From its beginnings at the Electric Picnic Festival and the Dublin Phizzfest in 2010, Hedge Schools are growing in popularity as the format appeals to a wide audience—the mixture of an expert panel and active audience participation in the debate makes a lively, entertaining and informative event.

The History Ireland Hedge School title reflects and harks back to the unofficial hedge schools of 18th and 19th century Ireland, where travelling teachers taught people in the open, before the official national school system was set up in the 1830s.

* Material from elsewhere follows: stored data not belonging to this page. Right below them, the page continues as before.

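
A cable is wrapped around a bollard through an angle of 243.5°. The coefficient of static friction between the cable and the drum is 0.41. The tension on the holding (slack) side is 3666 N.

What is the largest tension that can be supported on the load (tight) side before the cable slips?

T_max ≈ 20900 N

At impending slip the capstan equation gives T₂/T₁ = e^{μβ} with β in radians.
β = 243.5° × π/180 = 4.25 rad.
e^{μβ} = e^{0.41×4.25} = 5.711.
T₂ = T₁ · e^{μβ} = 3666 × 5.711 = 20900 N.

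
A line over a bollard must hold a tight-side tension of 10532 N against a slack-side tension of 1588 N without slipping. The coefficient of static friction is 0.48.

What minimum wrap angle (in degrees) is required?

β_min ≈ 226°

T₂/T₁ = e^{μβ} → β = ln(T₂/T₁)/μ.
β = ln(10532/1588)/0.48 = 1.892/0.48 = 3.942 rad.
In degrees: β = 3.942 × 180/π = 226°.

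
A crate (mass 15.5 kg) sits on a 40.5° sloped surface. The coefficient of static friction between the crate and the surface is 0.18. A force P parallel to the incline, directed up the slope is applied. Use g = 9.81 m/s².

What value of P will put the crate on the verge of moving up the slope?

P ≈ 120 N

At impending motion up the slope, friction acts down-slope at its limit: f = μ_s N.
P is parallel to the surface, so N = m g cos θ = 116 N.
Along the incline: P = m g sin θ + μ_s N = 98.8 + 0.18×116 = 120 N.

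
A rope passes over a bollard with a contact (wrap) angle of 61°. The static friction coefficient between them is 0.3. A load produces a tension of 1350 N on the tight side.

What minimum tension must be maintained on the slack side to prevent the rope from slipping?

Capstan equation at impending slip: T_tight/T_slack = e^{μβ}.
β = 61° = 1.065 rad; e^{μβ} = e^{0.3×1.065} = 1.376.
T_slack = T_tight / e^{μβ} = 1350 / 1.376 = 981 N.

T_min ≈ 981 N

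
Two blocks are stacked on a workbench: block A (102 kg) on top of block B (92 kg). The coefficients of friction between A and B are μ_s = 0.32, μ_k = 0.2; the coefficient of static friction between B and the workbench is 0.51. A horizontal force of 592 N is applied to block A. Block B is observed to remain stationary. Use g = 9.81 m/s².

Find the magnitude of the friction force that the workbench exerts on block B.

f ≈ 200 N

The normal force B exerts on A is simply A's weight, N₁ = 1001 N.
So the A–B interface can sustain at most μ_s N₁ = 320.2 N of static friction.
Since P = 592 N > 320.2 N, A slides on B; the A–B friction is kinetic: f₁ = μ_k N₁ = 0.2×1001 = 200 N.
By Newton's third law B feels 200 N forward from A. With B stationary, the floor's static friction on B balances it: f₂ = 200 N (well within μ_s(m_A+m_B)g = 970.6 N).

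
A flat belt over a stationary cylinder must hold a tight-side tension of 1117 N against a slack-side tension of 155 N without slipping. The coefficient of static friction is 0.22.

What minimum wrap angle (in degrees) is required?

T₂/T₁ = e^{μβ} → β = ln(T₂/T₁)/μ.
β = ln(1117/155)/0.22 = 1.975/0.22 = 8.977 rad.
In degrees: β = 8.977 × 180/π = 514°.

β_min ≈ 514°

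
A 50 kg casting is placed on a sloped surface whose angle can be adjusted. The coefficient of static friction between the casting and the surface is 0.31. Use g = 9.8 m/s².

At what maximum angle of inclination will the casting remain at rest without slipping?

At the slip threshold, m g sin θ = μ_s · m g cos θ, so tan θ = μ_s.
θ_max = arctan(0.31) = 17.2°.

θ_max ≈ 17.2°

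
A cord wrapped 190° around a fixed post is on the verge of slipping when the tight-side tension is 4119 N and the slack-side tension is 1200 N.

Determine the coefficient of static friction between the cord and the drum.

T₂/T₁ = e^{μβ} → μ = ln(T₂/T₁)/β.
β = 190° = 3.316 rad.
μ = ln(4119/1200)/3.316 = ln(3.433)/3.316 = 0.372.

μ ≈ 0.372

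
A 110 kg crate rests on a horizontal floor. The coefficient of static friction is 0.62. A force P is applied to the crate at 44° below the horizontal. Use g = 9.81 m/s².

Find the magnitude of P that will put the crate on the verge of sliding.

P ≈ 2320 N

N = m g + P sin α (the push presses the crate into the horizontal floor).
At impending slip, P cos α = μ_s N = μ_s (m g + P sin α).
Solving: P (cos α − μ_s sin α) = μ_s m g → P = 0.62×1080/(cos 44° − 0.62 sin 44°) = 669/0.2887 = 2320 N.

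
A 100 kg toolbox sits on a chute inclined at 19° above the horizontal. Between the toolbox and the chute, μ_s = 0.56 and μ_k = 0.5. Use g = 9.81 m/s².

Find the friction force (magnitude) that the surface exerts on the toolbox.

f ≈ 319 N (up the incline)

Normal force: N = m g cos θ = 100 × 9.81 × cos 19° = 927.6 N.
For equilibrium along the incline, friction must balance the weight component: f = m g sin θ = 319.4 N up the slope.
Static friction can supply at most μ_s N = 519.4 N.
Since |319.4| ≤ 519.4 N, no slip — friction simply equals what equilibrium demands.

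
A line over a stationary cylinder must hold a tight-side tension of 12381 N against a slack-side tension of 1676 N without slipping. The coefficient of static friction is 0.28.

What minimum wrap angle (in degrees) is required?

T₂/T₁ = e^{μβ} → β = ln(T₂/T₁)/μ.
β = ln(12381/1676)/0.28 = 2/0.28 = 7.142 rad.
In degrees: β = 7.142 × 180/π = 409°.

β_min ≈ 409°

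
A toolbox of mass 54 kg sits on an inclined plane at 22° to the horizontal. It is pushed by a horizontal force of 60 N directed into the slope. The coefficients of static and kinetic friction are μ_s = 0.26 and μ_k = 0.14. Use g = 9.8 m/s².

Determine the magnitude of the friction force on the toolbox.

f ≈ 71.8 N (up the incline)

Resolve perpendicular to the incline: N = m g cos θ + P sin θ = 54×9.8×cos 22° + 60×sin 22° = 513.1 N.
Parallel to the incline: P cos θ − m g sin θ = 55.63 − 198.2 = -142.6 N; the friction needed to balance this is 142.6 N acting up the slope.
The limit of static friction is μ_s N = 133.4 N.
|f_req| = 142.6 > 133.4 N → the toolbox slides down the incline; f = μ_k N = 0.14 × 513.1 = 71.8 N.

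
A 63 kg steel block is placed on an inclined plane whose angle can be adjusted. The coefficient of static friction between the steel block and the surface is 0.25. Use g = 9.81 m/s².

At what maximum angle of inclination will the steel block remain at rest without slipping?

At the slip threshold, m g sin θ = μ_s · m g cos θ, so tan θ = μ_s.
θ_max = arctan(0.25) = 14°.

θ_max ≈ 14°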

History Ireland Hedge Schools can be presented on a wide range of topics—of international, national and local interests. They provide a novel and interesting way to bring historical topics to life and add immeasurably to cultural life in Ireland. They appeal to special interest groups such as local history societies but also have a broad appeal to a wide range of audiences.

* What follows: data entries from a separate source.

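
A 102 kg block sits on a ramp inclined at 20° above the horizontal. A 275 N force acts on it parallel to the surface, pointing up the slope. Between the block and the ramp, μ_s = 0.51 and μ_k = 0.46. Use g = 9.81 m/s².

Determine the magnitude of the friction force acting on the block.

Normal force: N = m g cos θ = 102 × 9.81 × cos 20° = 940.3 N.
The friction needed for equilibrium is m g sin θ − P = 342.2 − 275 = 67.23 N, measured positive up-slope.
The static-friction ceiling is μ_s N = 0.51 × 940.3 = 479.5 N.
Since |67.23| ≤ 479.5 N, no slip — friction simply equals what equilibrium demands.

f ≈ 67.2 N (up the incline)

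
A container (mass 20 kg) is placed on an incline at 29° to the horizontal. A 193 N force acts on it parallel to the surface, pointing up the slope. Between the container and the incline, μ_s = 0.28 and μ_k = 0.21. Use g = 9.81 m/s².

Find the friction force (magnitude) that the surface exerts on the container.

The normal reaction is N = m g cos θ = 171.6 N.
For equilibrium along the incline the friction force must supply f = m g sin θ − P = 95.12 − 193 = -97.88 N (positive meaning up-slope).
Maximum static friction available: μ_s N = 0.28 × 171.6 = 48.05 N.
Since |-97.88| > 48.05 N, static friction cannot hold it; the container slides up the incline and kinetic friction applies: f = μ_k N = 0.21 × 171.6 = 36 N.

f ≈ 36 N (down the incline)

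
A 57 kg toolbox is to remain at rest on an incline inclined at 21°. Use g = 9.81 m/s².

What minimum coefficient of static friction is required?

μ_s,min ≈ 0.384

At the slip threshold m g sin θ = μ_s m g cos θ, so μ_s,min = tan θ.
μ_s,min = tan 21° = 0.384.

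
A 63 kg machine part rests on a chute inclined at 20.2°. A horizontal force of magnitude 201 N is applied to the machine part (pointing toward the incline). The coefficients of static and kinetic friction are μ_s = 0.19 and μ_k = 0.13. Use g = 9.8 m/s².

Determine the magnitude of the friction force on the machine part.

Resolve perpendicular to the incline: N = m g cos θ + P sin θ = 63×9.8×cos 20.2° + 201×sin 20.2° = 648.8 N.
Parallel to the incline: P cos θ − m g sin θ = 188.6 − 213.2 = -24.55 N; the friction needed to balance this is 24.55 N acting up the slope.
The limit of static friction is μ_s N = 123.3 N.
Since 24.55 N is within the 123.3 N limit, the machine part stays put and friction is exactly 24.6 N.

f ≈ 24.6 N (up the incline)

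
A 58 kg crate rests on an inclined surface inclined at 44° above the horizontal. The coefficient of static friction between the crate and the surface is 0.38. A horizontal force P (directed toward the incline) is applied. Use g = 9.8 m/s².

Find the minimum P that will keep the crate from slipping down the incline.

P_min ≈ 244 N

The crate tends to slide down (tan θ > μ_s), so at the point of impending slip friction acts up-slope at its limit: f = μ_s N.
Perpendicular to the incline: N = m g cos θ + P sin θ.
Along the incline: P cos θ + μ_s N = m g sin θ, i.e. P cos θ + μ_s (m g cos θ + P sin θ) = m g sin θ.
Solving, P (cos θ + μ_s sin θ) = m g (sin θ − μ_s cos θ), so P = 568×0.4213/0.9833 = 244 N.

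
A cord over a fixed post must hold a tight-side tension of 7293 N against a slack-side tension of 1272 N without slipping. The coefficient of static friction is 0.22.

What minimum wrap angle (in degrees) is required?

β_min ≈ 455°

T₂/T₁ = e^{μβ} → β = ln(T₂/T₁)/μ.
β = ln(7293/1272)/0.22 = 1.746/0.22 = 7.938 rad.
In degrees: β = 7.938 × 180/π = 455°.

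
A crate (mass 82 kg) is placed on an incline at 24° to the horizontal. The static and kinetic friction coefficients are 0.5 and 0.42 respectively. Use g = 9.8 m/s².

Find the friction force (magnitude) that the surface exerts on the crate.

f ≈ 327 N (up the incline)

Normal force: N = m g cos θ = 82 × 9.8 × cos 24° = 734.1 N.
Along the slope the weight component is m g sin θ = 326.9 N; friction must supply exactly this, acting up-slope.
Maximum static friction available: μ_s N = 0.5 × 734.1 = 367.1 N.
Since |326.9| ≤ 367.1 N, the crate remains in static equilibrium and friction takes exactly the required value.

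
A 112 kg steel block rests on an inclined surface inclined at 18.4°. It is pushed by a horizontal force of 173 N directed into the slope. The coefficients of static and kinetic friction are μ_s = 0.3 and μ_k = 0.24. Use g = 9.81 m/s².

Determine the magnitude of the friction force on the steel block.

Normal direction: N = m g cos θ + P sin θ = 1097 N.
Parallel to the incline: P cos θ − m g sin θ = 164.2 − 346.8 = -182.7 N; the friction needed to balance this is 182.7 N acting up the slope.
Maximum static friction: μ_s N = 0.3 × 1097 = 329.1 N.
|f_req| = 182.7 ≤ 329.1 N → the steel block is in equilibrium; friction equals the required value.

f ≈ 183 N (up the incline)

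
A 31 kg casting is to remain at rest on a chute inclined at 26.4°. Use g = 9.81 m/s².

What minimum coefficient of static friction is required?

At the slip threshold m g sin θ = μ_s m g cos θ, so μ_s,min = tan θ.
μ_s,min = tan 26.4° = 0.496.

μ_s,min ≈ 0.496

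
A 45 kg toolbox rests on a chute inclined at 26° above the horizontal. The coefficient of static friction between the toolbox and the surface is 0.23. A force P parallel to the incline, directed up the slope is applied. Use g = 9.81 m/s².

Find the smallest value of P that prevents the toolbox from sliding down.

The toolbox tends to slide down (tan θ > μ_s), so at the point of impending slip friction acts up-slope at its limit: f = μ_s N.
P is parallel to the surface, so N = m g cos θ = 397 N.
Along the incline: P + μ_s N = m g sin θ, so P = 194 − 0.23×397 = 102 N.

P_min ≈ 102 N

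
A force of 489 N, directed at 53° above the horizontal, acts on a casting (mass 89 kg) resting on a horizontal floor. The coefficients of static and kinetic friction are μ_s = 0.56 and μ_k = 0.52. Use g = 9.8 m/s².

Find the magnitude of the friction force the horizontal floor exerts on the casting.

f ≈ 250 N

N = m g − P sin α = 872.2 − 489×sin 53° = 481.7 N.
For equilibrium, f = P cos α = 489×cos 53° = 294.3 N.
The static-friction limit is μ_s N = 269.7 N.
The required friction exceeds μ_s N, so the casting moves and f = μ_k N = 250 N.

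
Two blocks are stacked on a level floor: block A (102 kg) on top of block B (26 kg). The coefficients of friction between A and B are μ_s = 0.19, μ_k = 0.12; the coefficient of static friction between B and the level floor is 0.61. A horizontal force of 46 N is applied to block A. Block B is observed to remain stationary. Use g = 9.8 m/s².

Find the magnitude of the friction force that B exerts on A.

f ≈ 46 N

The normal force B exerts on A is simply A's weight, N₁ = 999.6 N.
Maximum static friction on A from B: μ_s N₁ = 0.19×999.6 = 189.9 N.
Since P = 46 N ≤ 189.9 N, A does not slip on B; friction on A equals P = 46 N.
B experiences an equal 46 N forward from A (third law). B is in equilibrium, so the floor supplies f₂ = 46 N of static friction (limit μ_s(m_A+m_B)g = 765.2 N, not exceeded).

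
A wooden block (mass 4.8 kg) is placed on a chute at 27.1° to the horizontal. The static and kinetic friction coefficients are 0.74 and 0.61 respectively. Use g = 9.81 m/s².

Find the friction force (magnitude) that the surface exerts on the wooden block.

Normal force: N = m g cos θ = 4.8 × 9.81 × cos 27.1° = 41.92 N.
Along the slope the weight component is m g sin θ = 21.45 N; friction must supply exactly this, acting up-slope.
The static-friction ceiling is μ_s N = 0.74 × 41.92 = 31.02 N.
Since |21.45| ≤ 31.02 N, static friction is sufficient; f equals the required value, not μ_s N.

f ≈ 21.5 N (up the incline)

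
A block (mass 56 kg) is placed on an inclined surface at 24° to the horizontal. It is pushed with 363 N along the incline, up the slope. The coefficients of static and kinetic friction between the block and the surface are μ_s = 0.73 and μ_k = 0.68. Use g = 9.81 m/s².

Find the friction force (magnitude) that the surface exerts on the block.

f ≈ 140 N (down the incline)

Perpendicular to the surface, N = m g cos θ = 56·9.81·cos 24° = 501.9 N.
Parallel to the incline, ΣF = 0 gives f = m g sin θ − P = 223.4 − 363 = -139.6 N (up-slope positive).
Static friction can supply at most μ_s N = 366.4 N.
Since |-139.6| ≤ 366.4 N, the block remains in static equilibrium and friction takes exactly the required value.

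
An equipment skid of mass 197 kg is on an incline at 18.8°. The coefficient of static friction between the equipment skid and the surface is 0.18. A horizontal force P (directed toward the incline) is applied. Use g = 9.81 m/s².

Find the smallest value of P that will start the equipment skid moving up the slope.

P ≈ 1070 N

At impending motion up the slope, friction acts down-slope at its limit: f = μ_s N.
Perpendicular to the incline: N = m g cos θ + P sin θ.
Along the incline: P cos θ = m g sin θ + μ_s N = m g sin θ + μ_s (m g cos θ + P sin θ).
Solving, P (cos θ − μ_s sin θ) = m g (sin θ + μ_s cos θ), so P = 197×9.81×(sin 18.8° + 0.18 cos 18.8°)/(cos 18.8° − 0.18 sin 18.8°) = 1930×0.4927/0.8886 = 1070 N.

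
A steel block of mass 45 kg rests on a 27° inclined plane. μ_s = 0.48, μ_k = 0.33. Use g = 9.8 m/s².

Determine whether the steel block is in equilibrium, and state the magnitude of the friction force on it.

f ≈ 130 N

N = m g cos θ = 393 N.
Down-slope weight component: m g sin θ = 200 N.
μ_s N = 189 N.
200 > 189 N, so it slides; kinetic friction f = μ_k N = 0.33×393 = 130 N.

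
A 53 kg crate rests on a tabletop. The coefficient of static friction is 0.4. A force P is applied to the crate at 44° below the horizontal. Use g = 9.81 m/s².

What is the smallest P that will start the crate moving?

P ≈ 471 N

N = m g + P sin α (the push presses the crate into the tabletop).
At impending slip, P cos α = μ_s N = μ_s (m g + P sin α).
Solving: P (cos α − μ_s sin α) = μ_s m g → P = 0.4×520/(cos 44° − 0.4 sin 44°) = 208/0.4415 = 471 N.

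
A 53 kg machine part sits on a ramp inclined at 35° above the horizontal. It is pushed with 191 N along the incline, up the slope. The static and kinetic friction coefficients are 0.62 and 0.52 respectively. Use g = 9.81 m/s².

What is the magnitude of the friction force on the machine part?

The normal reaction is N = m g cos θ = 425.9 N.
Parallel to the incline, ΣF = 0 gives f = m g sin θ − P = 298.2 − 191 = 107.2 N (up-slope positive).
Static friction can supply at most μ_s N = 264.1 N.
Since |107.2| ≤ 264.1 N, no slip — friction simply equals what equilibrium demands.

f ≈ 107 N (up the incline)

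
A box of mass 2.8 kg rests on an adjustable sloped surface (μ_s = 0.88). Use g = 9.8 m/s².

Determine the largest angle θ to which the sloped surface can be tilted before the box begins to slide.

θ_max ≈ 41.3°

At the slip threshold, m g sin θ = μ_s · m g cos θ, so tan θ = μ_s.
θ_max = arctan(0.88) = 41.3°.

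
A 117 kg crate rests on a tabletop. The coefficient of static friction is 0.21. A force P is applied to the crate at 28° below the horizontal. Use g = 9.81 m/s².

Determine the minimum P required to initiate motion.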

The History Ireland Hedge School is a simple format. It is a panel discussion of about seventy five minutes duration, involving four speakers—each expert on an aspect of the topic under discussion. The discussion, and audience involvement, is facilitated by Tommy Graham—editor of History Ireland, frequent presenter of Talking History on Newstalk radio and a regular contributor on the Moncrief show on Newstalk.


The National Library of Ireland hosted four Hedge Schools in 2011 and 2012, and is hosting a further Hedge Schools in 2013. Derry City Council, Donegal County Museum, Cavan County Museum, Clifden 400, DLRCC, and the Labour History Society in SIPTU (Services Industrial Professional Technical Union) are among other hosts of the Hedge Schools.

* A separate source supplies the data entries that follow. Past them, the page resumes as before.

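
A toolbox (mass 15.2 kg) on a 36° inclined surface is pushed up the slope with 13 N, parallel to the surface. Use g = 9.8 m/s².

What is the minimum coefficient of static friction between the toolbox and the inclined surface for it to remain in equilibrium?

N = m g cos θ = 120.5 N.
Friction must make up the shortfall along the incline: f = m g sin θ − P = 87.56 − 13 = 74.56 N.
At the threshold f = μ_s N, so μ_s,min = 74.56/120.5 = 0.619.

μ_s,min ≈ 0.619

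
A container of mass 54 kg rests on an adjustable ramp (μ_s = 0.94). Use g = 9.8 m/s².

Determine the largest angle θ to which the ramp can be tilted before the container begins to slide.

At the slip threshold, m g sin θ = μ_s · m g cos θ, so tan θ = μ_s.
θ_max = arctan(0.94) = 43.2°.

θ_max ≈ 43.2°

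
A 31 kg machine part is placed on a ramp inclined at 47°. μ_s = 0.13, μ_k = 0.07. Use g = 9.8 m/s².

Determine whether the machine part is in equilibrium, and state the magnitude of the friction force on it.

N = m g cos θ = 207 N.
Down-slope weight component: m g sin θ = 222 N.
μ_s N = 26.9 N.
222 > 26.9 N, so it slides; kinetic friction f = μ_k N = 0.07×207 = 14.5 N.

f ≈ 14.5 N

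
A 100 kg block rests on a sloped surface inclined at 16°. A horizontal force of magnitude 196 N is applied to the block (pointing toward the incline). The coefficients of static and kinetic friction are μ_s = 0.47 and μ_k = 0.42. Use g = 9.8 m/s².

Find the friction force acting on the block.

The horizontal push has a component P sin θ into the surface, so N = m g cos θ + P sin θ = 942 + 54.02 = 996.1 N.
Parallel to the incline: P cos θ − m g sin θ = 188.4 − 270.1 = -81.72 N; the friction needed to balance this is 81.72 N acting up the slope.
The limit of static friction is μ_s N = 468.1 N.
|f_req| = 81.72 ≤ 468.1 N → the block is in equilibrium; friction equals the required value.

f ≈ 81.7 N (up the incline)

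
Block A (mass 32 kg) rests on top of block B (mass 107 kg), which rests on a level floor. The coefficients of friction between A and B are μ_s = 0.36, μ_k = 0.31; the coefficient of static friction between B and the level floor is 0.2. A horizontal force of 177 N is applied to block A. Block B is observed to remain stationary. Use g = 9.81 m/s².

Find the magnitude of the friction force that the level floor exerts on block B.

Normal force at the A–B interface: N₁ = m_A g = 313.9 N.
So the A–B interface can sustain at most μ_s N₁ = 113 N of static friction.
Since P = 177 N > 113 N, A slides on B; the A–B friction is kinetic: f₁ = μ_k N₁ = 0.31×313.9 = 97.3 N.
B experiences an equal 97.3 N forward from A (third law). B is in equilibrium, so the floor supplies f₂ = 97.3 N of static friction (limit μ_s(m_A+m_B)g = 272.7 N, not exceeded).

f ≈ 97.3 N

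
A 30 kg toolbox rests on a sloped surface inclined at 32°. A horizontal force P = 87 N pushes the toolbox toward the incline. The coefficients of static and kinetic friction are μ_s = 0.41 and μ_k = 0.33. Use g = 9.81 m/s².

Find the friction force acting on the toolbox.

f ≈ 82.2 N (up the incline)

The horizontal push has a component P sin θ into the surface, so N = m g cos θ + P sin θ = 249.6 + 46.1 = 295.7 N.
Parallel to the incline: P cos θ − m g sin θ = 73.78 − 156 = -82.18 N; the friction needed to balance this is 82.18 N acting up the slope.
The limit of static friction is μ_s N = 121.2 N.
Since 82.18 N is within the 121.2 N limit, the toolbox stays put and friction is exactly 82.2 N.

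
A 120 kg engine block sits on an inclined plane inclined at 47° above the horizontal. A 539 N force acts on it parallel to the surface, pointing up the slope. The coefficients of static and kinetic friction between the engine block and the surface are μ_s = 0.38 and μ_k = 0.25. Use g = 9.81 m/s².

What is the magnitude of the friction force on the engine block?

Normal force: N = m g cos θ = 120 × 9.81 × cos 47° = 802.8 N.
The friction needed for equilibrium is m g sin θ − P = 860.9 − 539 = 321.9 N, measured positive up-slope.
Maximum static friction available: μ_s N = 0.38 × 802.8 = 305.1 N.
|321.9| exceeds 305.1 N, so the engine block slips down-slope; friction is kinetic, f = μ_k N = 0.25×802.8 = 201 N.

f ≈ 201 N (up the incline)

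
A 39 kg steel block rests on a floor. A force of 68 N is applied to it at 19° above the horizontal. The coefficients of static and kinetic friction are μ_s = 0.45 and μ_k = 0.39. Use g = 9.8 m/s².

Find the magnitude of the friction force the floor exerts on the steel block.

f ≈ 64.3 N

N = m g − P sin α = 382.2 − 68×sin 19° = 360.1 N.
Horizontally, friction must balance P cos α = 64.3 N.
μ_s N = 0.45 × 360.1 = 162 N.
64.3 ≤ 162 N → static; friction equals the required 64.3 N.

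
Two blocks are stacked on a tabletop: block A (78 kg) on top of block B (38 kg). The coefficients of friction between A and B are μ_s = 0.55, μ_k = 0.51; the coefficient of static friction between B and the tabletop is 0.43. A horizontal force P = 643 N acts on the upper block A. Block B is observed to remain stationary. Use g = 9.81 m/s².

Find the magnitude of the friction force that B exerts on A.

f ≈ 390 N

Between the blocks, N₁ = m_A g = 765.2 N.
So the A–B interface can sustain at most μ_s N₁ = 420.8 N of static friction.
P = 643 N exceeds that limit, so A slips over B and the interface friction becomes kinetic: f₁ = μ_k N₁ = 0.51×765.2 = 390 N.
By Newton's third law B feels 390 N forward from A. With B stationary, the floor's static friction on B balances it: f₂ = 390 N (well within μ_s(m_A+m_B)g = 489.3 N).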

Past and forthcoming Hedge School topics include ‘1916 and all that’; ‘The two Saint Patrick’s’; 1641 Depositions’; ‘Whatever happened to the Citizen’s Army?’, ‘Professionalism in Irish Sport’; ‘Writing a history of ireland’; ‘The IRA and the Nazis’; ‘Cromwell, atrocities and black propaganda’; ‘Suburbia in Ireland: utopia or distopia?’; ‘‘No sex in Ireland until Telefís Éireann’? 50 Years of RTÉ  and Brian Boro and the Battle of Clontarf: interpro or international?; the War of Independence: Four glorious years or a squalid sectarian conflict?; Home Rule: lost opportunity or sell-out? The Ulster Covenant 1912: an exercise in mass-democracy or reaction? The Great Famine: ‘the visitation of God’? Who do the Irish think they are? 50 years on: JFK, Ireland & the world; The Erne scheme; Volunteers 1913: two traditions or one?; To hell or to Kimmage’: planning outcomes of the 1913 Church Street disaster; Protestant republicans & Catholic royalists: legacies of the Glorious Revolution.